As part of the application stack, the agent could be built into the virtual machine image — for Amazon, an AMI. You could use Puppet, Chef, Ansible, orchestration tools to install the agent as the system is being built; on Microsoft, could use MSI packet to install it. The company recently announced Slack integration and a Python SDK.
“We very specifically built this to run anywhere because security and compliance teams have no idea whether the next application is going to be built on Amazon, in the data center, or some little cloud provider in Switzerland,” Sweet said.
“The idea is that the security team needs to support anything that comes at them. So we’re completely agnostic to the underlying network environment, the underlying hypervisor, the cloud stack, the cloud provider. There are no dependencies whatsoever. It runs on Windows, on Linux, on Raspberry Pi — it doesn’t matter where it lives, where it runs. It just works. That portability is a key difference between us and other providers,” he said.
It also automates the ever-growing number of compliance requirements, he added.
Auditors typically look at one year’s worth of operations. If you have an application, they’ll come in and want to see the past 12 months of every system deployed, every code change that happened, every infrastructure configuration change, everyone that was given access or had access removed, he said.
“If you’re in an environment where you’re doing multiple changes a day, or even multiple changes a week, just collecting that data is a massive challenge. If you have not had automation in place to satisfy all the requirements, you’ve got an enormous problem … So collecting that data, analyzing that data, putting it in a format that makes it fast and easy to get those audits done, … that’s the other big problem that we solve.
In January, the company announced a way to ensure card numbers are not accidentally exposed in application log files and cascading exposures of credit card numbers in downstream reporting tools. It involves merely checking a box within Halo’s pre-built policies.
It also announced integration with AWS EC2 metadata service. It allows Halo customers to use the AWS EC2 instance identifier, as opposed to a hostname or IP address, to more easily identify assets needing further investigation or remediation and communicate those issues to the right staff.
Halo is a security-as-a-service billed by the hour.
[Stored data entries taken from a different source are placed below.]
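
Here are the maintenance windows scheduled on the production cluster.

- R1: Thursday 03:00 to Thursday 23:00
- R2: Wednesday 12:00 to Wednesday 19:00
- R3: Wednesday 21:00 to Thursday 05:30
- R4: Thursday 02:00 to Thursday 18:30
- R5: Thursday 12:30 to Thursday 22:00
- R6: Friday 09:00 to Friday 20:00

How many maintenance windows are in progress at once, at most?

Sort all start/end points and keep a running count:
Wednesday 12:00 start R2 → 1
Wednesday 19:00 end R2 → 0
Wednesday 21:00 start R3 → 1
Thursday 02:00 start R4 → 2
Thursday 03:00 start R1 → 3
Thursday 05:30 end R3 → 2
Thursday 12:30 start R5 → 3
Thursday 18:30 end R4 → 2
Thursday 22:00 end R5 → 1
Thursday 23:00 end R1 → 0
Friday 09:00 start R6 → 1
Friday 20:00 end R6 → 0
Peak is 3, at Thursday 03:00 (R1, R3, R4).

3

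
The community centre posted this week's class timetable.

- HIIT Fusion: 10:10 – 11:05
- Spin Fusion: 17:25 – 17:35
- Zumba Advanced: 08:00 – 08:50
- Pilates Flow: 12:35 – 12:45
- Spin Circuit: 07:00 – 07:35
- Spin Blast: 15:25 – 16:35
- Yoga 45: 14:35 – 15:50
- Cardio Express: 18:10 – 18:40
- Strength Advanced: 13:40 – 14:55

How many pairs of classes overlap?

Check each pair: they overlap iff neither finishes before the other starts.
Sorted by start: Spin Circuit, Zumba Advanced, HIIT Fusion, Pilates Flow, Strength Advanced, Yoga 45, Spin Blast, Spin Fusion, Cardio Express.
Zumba Advanced starts after Spin Circuit ends; Spin Circuit is clear from here.
HIIT Fusion starts after Zumba Advanced ends; Zumba Advanced is clear from here.
Pilates Flow starts after HIIT Fusion ends; HIIT Fusion is clear from here.
Strength Advanced starts after Pilates Flow ends; Pilates Flow is clear from here.
Yoga 45 starts before Strength Advanced ends → Strength Advanced and Yoga 45 overlap.
Spin Blast starts after Strength Advanced ends; Strength Advanced is clear from here.
Spin Blast starts before Yoga 45 ends → Yoga 45 and Spin Blast overlap.
Spin Fusion starts after Yoga 45 ends; Yoga 45 is clear from here.
Spin Fusion starts after Spin Blast ends; Spin Blast is clear from here.
Cardio Express starts after Spin Fusion ends.
Overlapping pairs: Spin Blast & Yoga 45, Strength Advanced & Yoga 45 — 2 in total.

2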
Its customers include General Electric, Informatica, Dollar Shave Club and railcar pooling firm TTX.
“We built the platform from the ground up for this type of environment because it’s really difficult to take a security tool meant for the data center and make it cloud-capable or cloud-savvy. We took the Big Data analytics and large-scale storage and processing capabilities and put that to work for the security and compliance users,” he said.
“Most security and compliance shops want that kind of capability, they just don’t have the expertise to run a Cassandra cluster or Elasticsearch cluster — all the stuff to make this work.
“Security and compliance teams want to be focused on threats, vulnerabilities and compliance, not spending their time installing hardware and software, and doing the math to figure out how many pieces of hardware they’re going to need. They need it to just be there, to just work, to be on demand, to scale and know that it works in any environment, and that’s what we built,” he said.